War broke out in 1914 and the company was reorganised as the North Kent Coalfield Ltd after German interests were removed. It later changed its name to Chislet Colliery Ltd. Sinking resumed in 1915 but, due to difficult conditions, progress was slow.
For five years saleable quantities of coal were being produced, but a succession of strikes in the 1920’s caused damage to the underground roadways. Because of this, and lack of repairs, some were closed up and others abandoned. The coalfaces which were idle eventually collapsed and had to be reopened.
In 1929, when the Company was in serious financial difficulties, they appointed Mr E O Forster Brown, a leading mining engineer, to reorganise the running of the Colliery, and a Mr Charles Clark to improve labour relations. Output increased and things improved and funds became available to improve the social life of the colliers.

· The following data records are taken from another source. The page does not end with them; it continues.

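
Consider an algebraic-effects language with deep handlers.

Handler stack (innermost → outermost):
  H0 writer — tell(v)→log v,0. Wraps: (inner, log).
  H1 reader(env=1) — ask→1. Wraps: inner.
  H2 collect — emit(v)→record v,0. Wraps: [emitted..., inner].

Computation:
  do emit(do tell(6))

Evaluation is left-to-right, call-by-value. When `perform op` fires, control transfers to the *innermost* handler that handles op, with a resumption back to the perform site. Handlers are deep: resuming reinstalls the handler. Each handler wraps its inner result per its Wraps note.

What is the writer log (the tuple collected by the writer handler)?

Evaluation trace:
tell(6) @ H0 ⇒ log+=6
emit(0) @ H2 ⇒ out+=0
H0 returns (0, (6))
H1 returns (0, (6))
H2 returns [0, (0, (6))]
= [0, (0, (6))]

Answer: (6)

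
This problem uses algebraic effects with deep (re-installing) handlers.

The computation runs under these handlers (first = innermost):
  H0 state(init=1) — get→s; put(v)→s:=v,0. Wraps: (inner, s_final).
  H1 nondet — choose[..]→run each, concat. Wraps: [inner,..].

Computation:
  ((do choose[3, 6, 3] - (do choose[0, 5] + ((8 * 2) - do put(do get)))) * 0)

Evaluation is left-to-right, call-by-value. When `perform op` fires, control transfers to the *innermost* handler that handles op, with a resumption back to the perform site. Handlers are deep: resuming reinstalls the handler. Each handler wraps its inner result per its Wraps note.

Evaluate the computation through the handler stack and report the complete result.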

Many Chislet miners were Welsh as Welsh colliery companies held shares in the Chislet Company and developed a close working relationship. Until 1924 the majority of the miners lived in Ramsgate. That year the Chislet Colliery Housing Society was formed to build a small colliery village of 300 houses at Chislet. This was later renamed Hersden to distinguish it from the original village of Chislet up the road.
After Nationalisation in 1947 the colliery was extensively modernised but the end of steam trains in 1968 took away what was most of its market. The colliery closed in 1969 and the 1550 men transferred to the other three Kent pits.
The colliery was demolished and a small industrial estate now occupies part of the site. Located on the marshes of the River Stour, the colliery waste tip is now a nature reserve.